Nur hier, am Rande der Anden und fernab jedweder Zivilisation, lassen sich brauchbare Messergebnisse erzielen, erklärte Kampert den Zuhörern in der Klosterkirche. Sechs Teleskope beobachten in sternklaren Nächten den Himmel. Spezialkameras, die unglaubliche 10 Millionen Aufnahmen pro Sekunde machen können, fotografieren die Teilchen ab, die sich in Lichtgeschwindigkeit der Erde nähern. In speziellen Tanks mit keimfreiem Wasser werden die eindringenden Strahlen gemessen. All dieser Aufwand dient dazu, eine der momentan zehn wichtigsten Fragen der Physik zu beantworten: Woher kommt die Strahlung? Entstammt sie den so genannten Schwarzen Löchern? Alle sechs Sekunden fliegen von dort hochgeladene Teilchen Richtung Erde. Um sie alle aufzufangen, benötigen Professor Kampert und seine Kollegen das große Experimentierfeld in der Pampa. Oder sind die Strahlen das Produkt eines explodierenden Sterns, der Supernova?

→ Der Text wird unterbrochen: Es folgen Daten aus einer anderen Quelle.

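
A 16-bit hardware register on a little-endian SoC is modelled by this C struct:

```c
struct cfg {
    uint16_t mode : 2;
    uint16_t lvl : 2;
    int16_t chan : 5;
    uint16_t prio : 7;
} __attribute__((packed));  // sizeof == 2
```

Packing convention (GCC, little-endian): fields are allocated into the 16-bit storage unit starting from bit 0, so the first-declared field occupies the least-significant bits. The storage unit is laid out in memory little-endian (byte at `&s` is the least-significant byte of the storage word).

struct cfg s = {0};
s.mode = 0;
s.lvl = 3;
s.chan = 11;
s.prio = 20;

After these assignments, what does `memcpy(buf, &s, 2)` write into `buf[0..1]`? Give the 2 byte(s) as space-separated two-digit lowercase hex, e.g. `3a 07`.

bc 28

mode:2 = 0 → 0x0 << 0 → word 0x0000
lvl:2 = 3 → 0x3 << 2 → word 0x000c
chan:5 = 11 → 0xb << 4 → word 0x00bc
prio:7 = 20 → 0x14 << 9 → word 0x28bc
word = 0x28bc → little-endian bytes:
  [0]=0xbc  [1]=0x28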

Explodiert solch ein Himmelskörper, entsteht ein grelles Licht, so hell wie zehn Milliarden Sonnen. Befürchtungen aus dem Publikum, eine Supernova könnte der Erde gefährlich nahe kommen, konnte Kampert zerstreuen: Tausende von Lichtjahren liegen dazwischen. Für normale Menschen nicht fassbare Entfernungen. In gut zehn Jahren, so hoffen die Wissenschaftler, werden sie genügend Daten gesammelt haben, um die Ursprünge der Kosmischen Strahlung zu ergründen. Für die Forschung wäre das ein Meilenstein. Und damit auch für Karl-Heinz Kampert. An diesem Wochenende fliegt der sympathische Professor wieder auf Teilchenjagd nach Argentinien.